= General Holiefield =

General Holiefield (June 6, 1953 - March 9, 2015) was an American labor union leader.

Born in Middletown, Ohio, Holiefield was known as "Rob" while growing up, but in adulthood went by his legal name of "General". In 1973, he found work at Chrysler's Jefferson Assembly Plant in Detroit. He joined the United Auto Workers (UAW), and after he was fired from his job, the union helped him reclaim the position. This inspired him to become active in the union, and in 1993 he was elected as president of his local.

In 1995, Holiefield began working full-time for the UAW's Chrysler Department, initially covering servicing, and then from 1997, as Appeals Board Co-ordinator. In 1999, he became an assistant director of the department, and then in 2002 assistant to the vice-president. In 2006, he won election as vice-president of the UAW, leading its Chrysler Department, the first African American to hold the post.

Holiefield led the union's negotiations with Chrysler on pay and conditions, and in 2009 helped persuade Barack Obama's automotive task force to give aid to the company, rather than liquidate it. In 2010, he was additionally elected as a vice-president of the AFL-CIO. In 2012 and 2013, he agreed to longer shifts for workers at Chrysler, something which was unpopular with union members.

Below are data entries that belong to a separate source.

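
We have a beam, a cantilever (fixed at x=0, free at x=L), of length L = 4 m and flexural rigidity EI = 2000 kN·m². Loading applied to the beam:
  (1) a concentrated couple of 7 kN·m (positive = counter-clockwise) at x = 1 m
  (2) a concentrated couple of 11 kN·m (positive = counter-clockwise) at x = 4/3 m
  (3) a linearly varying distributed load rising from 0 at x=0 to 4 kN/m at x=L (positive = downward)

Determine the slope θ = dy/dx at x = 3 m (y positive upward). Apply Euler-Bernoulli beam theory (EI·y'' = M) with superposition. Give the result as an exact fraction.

Load 1 — applied couple M₀=7 kN·m at a=1 m (b=L-a=3):
  θ_1 = M₀a/EI  [x>a] = 7·1/2000 = 7/2000 rad
Load 2 — applied couple M₀=11 kN·m at a=4/3 m (b=L-a=8/3):
  θ_2 = M₀a/EI  [x>a] = 11·(4/3)/2000 = 11/1500 rad
Load 3 — triangular load w₀=4 kN/m (0→w₀ over full span):
  θ_3 = (w₀Lx²/4-w₀L²x/3-w₀x⁴/(24L))/EI = (4·4·3²/4-4·4²·3/3-4·3⁴/(24·4))/2000 = -251/16000 rad
Superposition: θ = Σ θ_i = -233/48000 rad ≈ -0.004854 rad

θ(3) = -233/48000 rad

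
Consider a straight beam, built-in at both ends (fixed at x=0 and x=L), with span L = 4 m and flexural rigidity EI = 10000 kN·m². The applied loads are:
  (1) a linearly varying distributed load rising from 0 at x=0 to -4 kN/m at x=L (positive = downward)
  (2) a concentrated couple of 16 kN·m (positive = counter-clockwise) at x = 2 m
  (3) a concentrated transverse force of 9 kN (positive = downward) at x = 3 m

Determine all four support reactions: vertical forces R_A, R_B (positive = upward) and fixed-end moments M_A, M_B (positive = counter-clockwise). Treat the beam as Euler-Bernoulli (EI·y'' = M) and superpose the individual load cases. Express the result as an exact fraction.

Load 1 — triangular load w₀=-4 kN/m (0→w₀ over full span):
  R_A = 3w₀L/20 = 3·(-4)·4/20 = -12/5 kN
  M_A = w₀L²/30 = (-4)·4²/30 = -32/15 kN·m
  R_B = 7w₀L/20 = 7·(-4)·4/20 = -28/5 kN
  M_B = -w₀L²/20 = -(-4)·4²/20 = 16/5 kN·m
Load 2 — applied couple M₀=16 kN·m at a=2 m (b=L-a=2):
  R_A = 6M₀ab/L³ = 6·16·2·2/4³ = 6 kN
  M_A = M₀b(2a-b)/L² = 16·2·(2·2-2)/4² = 4 kN·m
  R_B = -6M₀ab/L³ = -6·16·2·2/4³ = -6 kN
  M_B = M₀a(2b-a)/L² = 16·2·(2·2-2)/4² = 4 kN·m
Load 3 — point force P=9 kN at a=3 m (b=L-a=1):
  R_A = Pb²(3a+b)/L³ = 9·1²·(3·3+1)/4³ = 45/32 kN
  M_A = Pab²/L² = 9·3·1²/4² = 27/16 kN·m
  R_B = Pa²(a+3b)/L³ = 9·3²·(3+3·1)/4³ = 243/32 kN
  M_B = -Pa²b/L² = -9·3²·1/4² = -81/16 kN·m
Superposition: R_A = 801/160 kN, M_A = 853/240 kN·m, R_B = -641/160 kN, M_B = 171/80 kN·m

R_A = 801/160 kN, M_A = 853/240 kN·m, R_B = -641/160 kN, M_B = 171/80 kN·m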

In 2011, Holiefield was arrested in connection with domestic violence, but no charges were pressed. In 2013, he shot his wife, in what he described as an accident which occurred when he was cleaning his guns. He took a leave of absence for a month, and when he returned to work, he was soon diagnosed with pancreatic cancer, and took early retirement in 2014. He died the following year.

Holiefield also served on the board of directors of the NAACP, and held membership of the Michigan Democratic Party.

In 2017, Holiefield's wife, and his negotiating counterpart at Chrysler, were indicted over a fraud in which they embezzled more than $2 million of Chrysler money. His wife was later sentenced to 18 months in prison for her part in the crime.